Dialogues with the Tar

Rating: ★★★

View album and artist details

Album and Artist Details

Artist/band:

Ramiz Guliyev

Label:

Felmay

June/2013

The tar (lute) and kamancheh (spike fiddle) are both originally Persian instruments, but talking to musicians in the region, it’s often the Azeri players that are the most admired. Among them are the tar player Ramiz Guliyev and kamancheh – or kamancha as it is styled in Azerbaijan – player Habil Aliev. The Azeri tar was developed into a more powerful 11-string instrument, compared to the five-string Persian one, at the end of the 19th century by a player called Sadygjan, making it a perfect solo instrument.

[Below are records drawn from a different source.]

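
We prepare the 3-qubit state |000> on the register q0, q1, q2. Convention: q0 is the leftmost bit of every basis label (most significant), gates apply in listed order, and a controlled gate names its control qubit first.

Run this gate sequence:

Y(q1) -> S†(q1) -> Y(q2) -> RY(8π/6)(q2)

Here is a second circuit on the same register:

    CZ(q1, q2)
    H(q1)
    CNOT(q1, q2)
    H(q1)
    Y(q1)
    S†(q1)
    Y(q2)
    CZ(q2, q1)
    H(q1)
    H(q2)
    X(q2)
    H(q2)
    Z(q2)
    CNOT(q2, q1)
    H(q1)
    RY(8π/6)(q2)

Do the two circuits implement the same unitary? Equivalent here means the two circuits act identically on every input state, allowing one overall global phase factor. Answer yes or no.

No: there is an input state on which the two circuits produce genuinely different outputs (not merely differing by a phase).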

Ramiz Guliyev is currently Azerbaijan’s leading tar player, and was apparently dubbed ‘the Paganini of the East by the Russian cellist Mstislav Rostropovich. This disc includes five traditional solo pieces in different mugham (modes), which give a good idea of the particular characters they have – I particularly like the melancholy ‘Mugham Humayun’. It also includes five showy concert numbers for tar and orchestra, a product of the Soviet period and their preoccupation in bringing traditional music into the conservatoires and onto the concert stage. The most exuberant is simply called ‘Concert Piece’, by Adil Babirov, a pupil of Shostakovich. There’s also just one movement from the ‘Concerto No 1 for Tar and Orchestra’ by Hadji Khanmammadov (1918-2005), who pioneered the tar concerto as a genre and composed five of them. It seems a little odd just to extract the slow movement, which really does sound like a fragment and doesn’t stand on its own in the way the slow movement of, say, Rodrigo’s ‘Concierto de Aranjuez’ can do. Still, this is a remarkable disc of unusual repertoire played by a master musician.